KOTA BEKASI – Halte Bus yang seharusnya dipergunakan sebagai sarana tempat penumpang menunggu kendaraan umum, cukup ironis dan sangat disayangkan. Pasalnya, Halte Bus yang berlokasi di Jalan Joyo Martono Margahayu, Bekasi Timur, Kota Bekasi itu, malah dijadikan sebagai sarana tempat berjualan para Pedagang Kaki Lima (PKL).

Menurut sejumlah informasi yang berhasil dihimpun Kontenindonesia.com, pada Rabu, 07/03/2018 dilokasi. Terjadinya hal tersebut seakan menandakan kurang adanya penelitian dan ketegasan dari pihak Pemerintah Daerah (Pemda) setempat melalui Satpol PP yang merupakan penegak ketertiban.

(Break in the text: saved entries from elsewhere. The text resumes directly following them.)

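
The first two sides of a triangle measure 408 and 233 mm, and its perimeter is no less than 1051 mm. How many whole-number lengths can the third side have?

231

Triangle inequality: 175 < x < 641. Perimeter ≥ 1051 gives x ≥ 1051 − 408 − 233 = 410.
So 410 ≤ x < 641; integers 410 through 640: 231 values.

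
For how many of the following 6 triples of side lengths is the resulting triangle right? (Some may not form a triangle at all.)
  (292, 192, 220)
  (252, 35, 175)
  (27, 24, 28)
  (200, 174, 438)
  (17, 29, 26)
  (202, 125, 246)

1

(292,192,220): 192²+220² = 85264 = 292² → right
(252,35,175): 35+175 ≤ 252, not a triangle
(27,24,28): 24²+27² = 1305 > 784 = 28² → acute
(200,174,438): 174+200 ≤ 438, not a triangle
(17,29,26): 17²+26² = 965 > 841 = 29² → acute
(202,125,246): 125²+202² = 56429 < 60516 = 246² → obtuse
1 of the 6 is right.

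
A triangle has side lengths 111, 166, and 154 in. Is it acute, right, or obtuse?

acute

Compare the square of the longest side to the sum of squares of the other two: 111² + 154² = 36037 > 27556 = 166².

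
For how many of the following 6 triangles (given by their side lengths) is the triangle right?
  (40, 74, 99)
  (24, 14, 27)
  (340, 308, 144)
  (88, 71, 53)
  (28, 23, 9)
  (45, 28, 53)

2

(40,74,99): 40²+74² = 7076 < 9801 = 99² → obtuse
(24,14,27): 14²+24² = 772 > 729 = 27² → acute
(340,308,144): 144²+308² = 115600 = 340² → right
(88,71,53): 53²+71² = 7850 > 7744 = 88² → acute
(28,23,9): 9²+23² = 610 < 784 = 28² → obtuse
(45,28,53): 28²+45² = 2809 = 53² → right
2 of the 6 are right.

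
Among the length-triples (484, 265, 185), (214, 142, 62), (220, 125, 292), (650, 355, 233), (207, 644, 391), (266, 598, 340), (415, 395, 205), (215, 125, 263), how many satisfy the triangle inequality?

(185,265,484): 185+265 ≤ 484 → not valid
(62,142,214): 62+142 ≤ 214 → not valid
(125,220,292): 125+220 > 292 → valid
(233,355,650): 233+355 ≤ 650 → not valid
(207,391,644): 207+391 ≤ 644 → not valid
(266,340,598): 266+340 > 598 → valid
(205,395,415): 205+395 > 415 → valid
(125,215,263): 125+215 > 263 → valid
4 of the 8 triples form a triangle.

4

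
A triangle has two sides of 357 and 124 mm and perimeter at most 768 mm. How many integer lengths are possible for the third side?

Triangle inequality: 233 < x < 481. Perimeter ≤ 768 gives x ≤ 768 − 357 − 124 = 287.
So 233 < x ≤ 287; integers 234 through 287: 54 values.

54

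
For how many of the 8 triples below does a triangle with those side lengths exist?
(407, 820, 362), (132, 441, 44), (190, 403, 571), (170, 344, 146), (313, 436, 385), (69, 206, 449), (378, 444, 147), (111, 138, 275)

(362,407,820): 362+407 ≤ 820 → not valid
(44,132,441): 44+132 ≤ 441 → not valid
(190,403,571): 190+403 > 571 → valid
(146,170,344): 146+170 ≤ 344 → not valid
(313,385,436): 313+385 > 436 → valid
(69,206,449): 69+206 ≤ 449 → not valid
(147,378,444): 147+378 > 444 → valid
(111,138,275): 111+138 ≤ 275 → not valid
3 of the 8 triples form a triangle.

3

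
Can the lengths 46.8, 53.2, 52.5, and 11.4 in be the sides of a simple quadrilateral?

A quadrilateral exists iff every side is shorter than the sum of the others — equivalently, the longest side is less than the sum of the rest.
Longest side 53.2 < 110.7 (sum of the remaining 3), so yes.

Yes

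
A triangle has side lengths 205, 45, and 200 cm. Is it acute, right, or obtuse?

Compare the square of the longest side to the sum of squares of the other two: 45² + 200² = 42025 = 205².

right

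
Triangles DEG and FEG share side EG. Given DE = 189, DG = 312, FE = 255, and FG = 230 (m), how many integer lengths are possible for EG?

From triangle DEG: 123 < EG < 501.
From triangle FEG: 25 < EG < 485.
Intersection: 123 < EG < 485, so integers 124 through 484: 361 values.

361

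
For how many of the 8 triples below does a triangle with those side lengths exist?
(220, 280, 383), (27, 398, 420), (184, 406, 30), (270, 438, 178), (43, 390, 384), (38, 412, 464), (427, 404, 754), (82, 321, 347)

6

(220,280,383): 220+280 > 383 → valid
(27,398,420): 27+398 > 420 → valid
(30,184,406): 30+184 ≤ 406 → not valid
(178,270,438): 178+270 > 438 → valid
(43,384,390): 43+384 > 390 → valid
(38,412,464): 38+412 ≤ 464 → not valid
(404,427,754): 404+427 > 754 → valid
(82,321,347): 82+321 > 347 → valid
6 of the 8 triples form a triangle.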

Menurut Komarudin, seorang warga asal Jawa tengah, mengatakan, sarana halte di Jalan Joyo Martono, Bulak Kapal Bekasi Timur ini, sarana tersebut sudah lama terlihat digunakan sebagai tempat menjajakan dagangan kaki lima. Bahkan, kayanya terlihat seperti dibiarkan oleh aparat penegak ketertiban seperti Satpol PP maupun Demerintah Daerah Kota Bekasi.

“Kayanya seperti ada sistem setor uang begitu oleh pedagang kepada petugas. Bahkan melihat sepanjang jalan Joyo Martono, Bulak Kapal Margahayu Bekasi Timur, sarana trotoar seakan dijadikan tempat para pedagang kaki lima, yang artinya jelas diduga ada pembiaran dari Pemerintah Kota Bekasi yang seolah-olah tutup mata dan tidak perduli kepada sanara tersebut. Seharusnya itu dipergunakan sebagai sarana pejalan kaki bagi masyarakat, bukan malah dimanfaatkan untuk pedagang kaki lima.” terang Komarudin, saat diwawancara Kontenindonesia.com diarea tersebut. Rabu, 07/03/2018.

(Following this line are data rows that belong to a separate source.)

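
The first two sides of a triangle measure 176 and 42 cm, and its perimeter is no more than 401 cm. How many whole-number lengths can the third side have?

49

Triangle inequality: 134 < x < 218. Perimeter ≤ 401 gives x ≤ 401 − 176 − 42 = 183.
So 134 < x ≤ 183; integers 135 through 183: 49 values.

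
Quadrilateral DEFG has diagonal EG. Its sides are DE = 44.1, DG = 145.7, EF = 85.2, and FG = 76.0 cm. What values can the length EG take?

From triangle DEG: |44.1 − 145.7| < EG < 44.1 + 145.7, i.e. 101.6 < EG < 189.8.
From triangle FEG: 9.2 < EG < 161.2.
Both must hold, so EG lies in the intersection.

101.6 < EG < 161.2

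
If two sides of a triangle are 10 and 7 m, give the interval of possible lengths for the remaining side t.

3 < t < 17

By the triangle inequality, t must be less than 10 + 7 = 17 and greater than |10 − 7| = 3.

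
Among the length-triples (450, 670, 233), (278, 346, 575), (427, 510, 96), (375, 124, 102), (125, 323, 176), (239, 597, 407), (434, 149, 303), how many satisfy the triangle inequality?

5

(233,450,670): 233+450 > 670 → valid
(278,346,575): 278+346 > 575 → valid
(96,427,510): 96+427 > 510 → valid
(102,124,375): 102+124 ≤ 375 → not valid
(125,176,323): 125+176 ≤ 323 → not valid
(239,407,597): 239+407 > 597 → valid
(149,303,434): 149+303 > 434 → valid
5 of the 7 triples form a triangle.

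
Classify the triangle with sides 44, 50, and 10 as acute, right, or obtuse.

obtuse

Compare the square of the longest side to the sum of squares of the other two: 10² + 44² = 2036 < 2500 = 50².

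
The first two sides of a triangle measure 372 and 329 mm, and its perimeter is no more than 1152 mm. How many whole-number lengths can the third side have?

Triangle inequality: 43 < x < 701. Perimeter ≤ 1152 gives x ≤ 1152 − 372 − 329 = 451.
So 43 < x ≤ 451; integers 44 through 451: 408 values.

408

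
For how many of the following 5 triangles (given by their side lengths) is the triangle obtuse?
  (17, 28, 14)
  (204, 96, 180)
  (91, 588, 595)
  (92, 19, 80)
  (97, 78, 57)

3

(17,28,14): 14²+17² = 485 < 784 = 28² → obtuse
(204,96,180): 96²+180² = 41616 = 204² → right
(91,588,595): 91²+588² = 354025 = 595² → right
(92,19,80): 19²+80² = 6761 < 8464 = 92² → obtuse
(97,78,57): 57²+78² = 9333 < 9409 = 97² → obtuse
3 of the 5 are obtuse.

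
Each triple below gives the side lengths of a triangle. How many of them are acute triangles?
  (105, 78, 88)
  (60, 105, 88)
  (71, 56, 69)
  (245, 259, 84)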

Melihat seperti itu, dikatakan Komarudin, sangat ironis sekali kalo memang pihak Pemerintah Kota Bekasi membiarkan hal tersebut. Berarti, dalam penataan perkotaannya masih kurang baik dan terlihat kumuh, dengan adanya sembarang para pedagang kaki lima yang memanfaatkan sarana lokasi trotoar, yang seharusnya itu untuk para pejalan kaki bagi masyarakat. Katanya.

Hingga berita ini diturunkan, pihak Pemerintah Kota Bekasi belum sempat berhasil di konfirmasi.